Василий Васильевич курил. На сердце у него было скверно.![]()
ДОКТОР ЕЛИСЕЕВ![]()
1
В апреле 1883 года «Принцесса Фатима», эдакая грязнуля с ржавой трубой, положила якорь поблизости от кораллового рифа, за которым скучно белел африканский городишко Эль-Кусейр.
Капитан Уго Марчеллини сел в шлюпку и отправился на берег узнать, много ли набралось пассажиров и нет ли почты из Суэца от судовладельцев.
В Эль-Кусейр только что пришел большой караван с богомольцами, и они — арабы, суданцы, нубийцы — толпились у берега, радостно указывая друг другу на пароход, отдувавшийся там, за коралловым рифом. Богомольцы почтительно расступались перед капитаном, он двигался сквозь толпу, чуточку прихрамывая, ни на кого не глядя, с выражением застарелой тоски на длинном лице, и думал, что нынче же, приняв паломников, снимется с якоря.
Вдруг кто-то окликнул капитана. Марчеллини оглянулся. Перед ним был человек лет двадцати пяти, с рыжеватой молодой бородкой и серыми смеющимися глазами. Марчеллини знал всех здешних европейцев, но этого не знал.
— Доктор Елисеев. Из России.
— Из России? — Марчеллини приподнял одну бровь. — Здравствуйте, синьор доктор. Какими судьбами?
Елисеев отвечал, что путешествует по Африке, был в Александрии, плавал вверх по Нилу, потом прошел с караваном аравийские пески, а теперь просит место на борту «Принцессы Фатимы».
— Место? — Марчеллини приподнял вторую бровь, отчего его длинное лицо показалось Елисееву еще длиннее. — Сделайте милость, доктор. Но... какой курс вы держите, прошу прощения?

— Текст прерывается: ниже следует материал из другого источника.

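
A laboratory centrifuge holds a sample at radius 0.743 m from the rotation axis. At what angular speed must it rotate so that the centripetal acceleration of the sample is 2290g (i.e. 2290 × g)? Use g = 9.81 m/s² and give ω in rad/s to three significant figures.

174 rad/s

Centripetal acceleration a_c = ω²r. Setting ω²r = 2290g:
ω = √(2290g / r) = √(2290 × 9.81 / 0.743) = √30240 = 173.9 rad/s.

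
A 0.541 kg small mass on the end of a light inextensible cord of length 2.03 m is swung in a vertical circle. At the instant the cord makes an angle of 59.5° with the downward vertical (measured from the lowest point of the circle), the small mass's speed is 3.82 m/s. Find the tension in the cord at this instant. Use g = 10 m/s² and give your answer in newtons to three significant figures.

Take the radial direction toward the centre of the circle as positive. The component of the weight along the string toward the centre is −mg cos φ (φ measured from the bottom), so Newton's second law along the string gives T − mg cos φ = m v²/r.
cos 59.5° = 0.5075, so T = m(v²/r + g cos φ) = 0.541 × ((3.82)²/2.03 + 10.0 × 0.5075) = 0.541 × (7.188 + (5.075)) = 0.541 × 12.26 = 6.635 N.

6.63 N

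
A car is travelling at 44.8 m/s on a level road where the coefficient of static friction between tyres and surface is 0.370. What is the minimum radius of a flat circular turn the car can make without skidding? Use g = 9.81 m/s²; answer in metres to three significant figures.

553 m

At the limit, μ_s m g = m v²/r, so r_min = v²/(μ_s g) = (44.8)²/(0.370 × 9.81) = 2007/3.630 = 552.9 m.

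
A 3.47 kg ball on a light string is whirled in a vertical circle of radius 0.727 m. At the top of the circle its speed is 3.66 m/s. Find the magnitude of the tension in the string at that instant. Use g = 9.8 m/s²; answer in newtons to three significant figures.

At the top, both T and the weight mg point inward (toward the centre), so T + mg = mv²/r.
T = m(v²/r − g) = 3.47 × ((3.66)²/0.727 − 9.8) = 3.47 × (18.43 − 9.8) = 3.47 × 8.626 = 29.93 N.

29.9 N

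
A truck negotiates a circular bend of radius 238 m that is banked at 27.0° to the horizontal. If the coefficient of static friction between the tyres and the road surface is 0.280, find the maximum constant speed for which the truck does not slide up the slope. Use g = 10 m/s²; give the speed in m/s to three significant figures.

At the maximum speed, friction acts down the slope at its limiting value f = μN. Radially (horizontal, toward centre): N sinθ + μN cosθ = mv²/r. Vertically: N cosθ − μN sinθ = mg.
Dividing: v² = r g (sinθ + μcosθ)/(cosθ − μsinθ).
sinθ + μcosθ = 0.4540 + 0.280×0.8910 = 0.7035; cosθ − μsinθ = 0.8910 − 0.280×0.4540 = 0.7639.
v² = 238 × 10.0 × 0.7035/0.7639 = 2192 m²/s², so v = 46.82 m/s.

46.8 m/s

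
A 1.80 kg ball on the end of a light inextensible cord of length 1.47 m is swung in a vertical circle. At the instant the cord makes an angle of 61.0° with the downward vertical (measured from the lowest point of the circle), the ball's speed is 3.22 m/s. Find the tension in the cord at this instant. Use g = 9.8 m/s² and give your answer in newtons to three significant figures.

Take the radial direction toward the centre of the circle as positive. The component of the weight along the string toward the centre is −mg cos φ (φ measured from the bottom), so Newton's second law along the string gives T − mg cos φ = m v²/r.
cos 61.0° = 0.4848, so T = m(v²/r + g cos φ) = 1.80 × ((3.22)²/1.47 + 9.8 × 0.4848) = 1.80 × (7.053 + (4.751)) = 1.80 × 11.80 = 21.25 N.

21.2 N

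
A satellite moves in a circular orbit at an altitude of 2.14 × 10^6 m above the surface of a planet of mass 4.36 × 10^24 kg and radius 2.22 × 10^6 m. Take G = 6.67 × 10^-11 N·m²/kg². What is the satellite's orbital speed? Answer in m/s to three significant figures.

Orbital radius r = R + h = 2.22 × 10^6 + 2.14 × 10^6 = 4.360 × 10^6 m.
Gravity supplies the centripetal force: G M m / r² = m v² / r, so v = √(GM/r).
v = √(6.67 × 10^-11 × 4.36 × 10^24 / 4.360 × 10^6) = √(6.670 × 10^7) = 8167 m/s.

8170 m/s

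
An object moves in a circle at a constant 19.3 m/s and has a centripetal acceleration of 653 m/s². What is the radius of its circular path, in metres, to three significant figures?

a_c = v²/r ⇒ r = v²/a_c = (19.3)²/653 = 372.5/653 = 0.5704 m.

0.570 m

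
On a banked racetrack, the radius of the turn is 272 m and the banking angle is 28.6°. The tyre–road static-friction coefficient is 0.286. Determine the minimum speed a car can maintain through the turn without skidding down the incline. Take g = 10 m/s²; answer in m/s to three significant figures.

At the minimum speed, friction acts up the slope at its limiting value f = μN. Radially (horizontal, toward centre): N sinθ − μN cosθ = mv²/r. Vertically: N cosθ + μN sinθ = mg.
Dividing: v² = r g (sinθ − μcosθ)/(cosθ + μsinθ).
sinθ − μcosθ = 0.4787 − 0.286×0.8780 = 0.2276; cosθ + μsinθ = 0.8780 + 0.286×0.4787 = 1.015.
v² = 272 × 10.0 × 0.2276/1.015 = 610.0 m²/s², so v = 24.70 m/s.

24.7 m/s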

— Держу в море, — весело сказал Елисеев. — Хочу увидеть, какое оно, Красное море.
Кто-кто, а Марчеллини знал это проклятое море, и веселый тон доктора неприятно задел капитана.
— Хотите видеть Красное море? — Уго потер ладонью колючую худую щеку. — Отлично, синьор доктор, вы увидите Красное море. — Это прозвучало почти угрожающе.

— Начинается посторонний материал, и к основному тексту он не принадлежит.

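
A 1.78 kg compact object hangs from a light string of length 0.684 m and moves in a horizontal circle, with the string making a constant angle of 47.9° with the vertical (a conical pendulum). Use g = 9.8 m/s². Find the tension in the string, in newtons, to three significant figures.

26.0 N

Vertically the bob has no acceleration, so T cosθ = mg.
T = mg/cosθ = 1.78 × 9.8 / cos 47.9° = 17.44/0.6704 = 26.02 N.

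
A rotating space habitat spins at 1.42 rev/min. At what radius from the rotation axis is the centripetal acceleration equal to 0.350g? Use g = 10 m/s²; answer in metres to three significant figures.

158 m

ω = 1.42 rev/min × 2π/60 = 0.1487 rad/s.
a_c = ω²r = 0.350g ⇒ r = 0.350 × 10.0 / (0.1487)² = 3.500/0.02211 = 158.3 m.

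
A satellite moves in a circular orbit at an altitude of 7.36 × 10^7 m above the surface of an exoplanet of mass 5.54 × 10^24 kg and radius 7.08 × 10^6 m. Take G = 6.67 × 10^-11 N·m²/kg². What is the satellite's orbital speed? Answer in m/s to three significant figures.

Orbital radius r = R + h = 7.08 × 10^6 + 7.36 × 10^7 = 8.068 × 10^7 m.
Gravity supplies the centripetal force: G M m / r² = m v² / r, so v = √(GM/r).
v = √(6.67 × 10^-11 × 5.54 × 10^24 / 8.068 × 10^7) = √(4.580 × 10^6) = 2140 m/s.

2140 m/s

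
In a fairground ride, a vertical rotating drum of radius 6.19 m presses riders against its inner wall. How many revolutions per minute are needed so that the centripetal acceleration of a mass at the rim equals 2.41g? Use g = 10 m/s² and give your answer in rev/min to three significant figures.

Require ω²r = 2.41g, so ω = √(2.41 × 10.0/6.19) = 1.973 rad/s.
In rev/min: ω × 60/(2π) = 1.973 × 60/(2π) = 18.84 rev/min.

18.8 rev/min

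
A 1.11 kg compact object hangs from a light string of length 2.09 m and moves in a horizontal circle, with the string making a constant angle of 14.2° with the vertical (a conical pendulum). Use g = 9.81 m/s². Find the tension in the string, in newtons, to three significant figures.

11.2 N

Vertically the bob has no acceleration, so T cosθ = mg.
T = mg/cosθ = 1.11 × 9.81 / cos 14.2° = 10.89/0.9694 = 11.23 N.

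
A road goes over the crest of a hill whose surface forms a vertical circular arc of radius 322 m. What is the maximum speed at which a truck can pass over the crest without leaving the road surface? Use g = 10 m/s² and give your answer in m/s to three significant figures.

56.7 m/s

At the crest the centre of the circle is below the truck, so the net downward (centripetal) force is mg − N = mv²/r.
The truck leaves the road when N → 0, giving v_max = √(g r) = √(10.0 × 322) = 56.75 m/s.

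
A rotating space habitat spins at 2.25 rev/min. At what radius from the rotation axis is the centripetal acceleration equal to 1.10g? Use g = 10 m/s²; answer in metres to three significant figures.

198 m

ω = 2.25 rev/min × 2π/60 = 0.2356 rad/s.
a_c = ω²r = 1.10g ⇒ r = 1.10 × 10.0 / (0.2356)² = 11.00/0.05552 = 198.1 m.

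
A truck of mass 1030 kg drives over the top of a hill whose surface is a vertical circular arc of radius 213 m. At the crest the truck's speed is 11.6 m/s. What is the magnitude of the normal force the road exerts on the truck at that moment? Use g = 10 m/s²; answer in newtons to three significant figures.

At the crest the centripetal acceleration points downward (toward the centre of the arc), so mg − N = mv²/r.
N = m(g − v²/r) = 1030 × (10.0 − (11.6)²/213) = 1030 × (10.0 − 0.6317) = 1030 × 9.368 = 9649 N.

9650 N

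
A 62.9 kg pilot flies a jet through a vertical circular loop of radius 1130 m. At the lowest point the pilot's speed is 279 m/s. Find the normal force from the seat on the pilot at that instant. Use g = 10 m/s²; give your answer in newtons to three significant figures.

At the lowest point, N points up (toward the centre) and the weight mg points down (away from the centre), so the net inward force is N − mg = mv²/r.
N = m(v²/r + g) = 62.9 × ((279)²/1130 + 10.0) = 62.9 × (68.89 + 10.0) = 62.9 × 78.89 = 4962 N.

4960 N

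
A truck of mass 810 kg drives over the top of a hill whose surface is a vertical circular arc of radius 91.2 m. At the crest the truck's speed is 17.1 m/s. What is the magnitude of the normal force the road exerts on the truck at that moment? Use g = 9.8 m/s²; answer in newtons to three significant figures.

5340 N

At the crest the centripetal acceleration points downward (toward the centre of the arc), so mg − N = mv²/r.
N = m(g − v²/r) = 810 × (9.8 − (17.1)²/91.2) = 810 × (9.8 − 3.206) = 810 × 6.594 = 5341 N.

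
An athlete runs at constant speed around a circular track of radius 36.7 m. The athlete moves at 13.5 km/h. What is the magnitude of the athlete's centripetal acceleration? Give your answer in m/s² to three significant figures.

0.383 m/s²

v = 13.5 km/h = 13.5/3.6 = 3.750 m/s.
a_c = v²/r = (3.750)²/36.7 = 14.06/36.7 = 0.3832 m/s².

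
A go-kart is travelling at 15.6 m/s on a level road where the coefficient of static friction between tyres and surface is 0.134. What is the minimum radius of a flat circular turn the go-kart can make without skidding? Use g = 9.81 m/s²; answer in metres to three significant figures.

At the limit, μ_s m g = m v²/r, so r_min = v²/(μ_s g) = (15.6)²/(0.134 × 9.81) = 243.4/1.315 = 185.1 m.

185 m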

В тот же день корабельная шлюпка доставила на борт «Принцессы Фатимы» Александра Васильевича Елисеева, его небольшой багаж и неизменную дорожную аптечку.
К вечеру на пароход повалили богомольцы. Великие тяготы снесли они, прежде чем добрались в маленький приморский Эль-Кусейр. Неделями шли, месяцами. Где вплавь, где вброд переправлялись через реки. Брели в лесах, брели пустынями. Все вытерпели ради того, чтобы сесть на пароход, переплыть Красное море и ступить на берег Аравии. В Аравии, в порту Джидда, начинался караванный путь, путь в Мекку.
Босые, в изодранных одеждах, изможденные, поднимались они, перебирая четки, на палубу «Принцессы Фатимы»: жители нильских побережий, суданские охотники, обитатели сахарских оазисов, алжирские горцы.
Когда небо и море померкли, последние лодки вернулись в Эль-Кусейр, «Принцесса» вспугнула винтом акул, и рейс начался.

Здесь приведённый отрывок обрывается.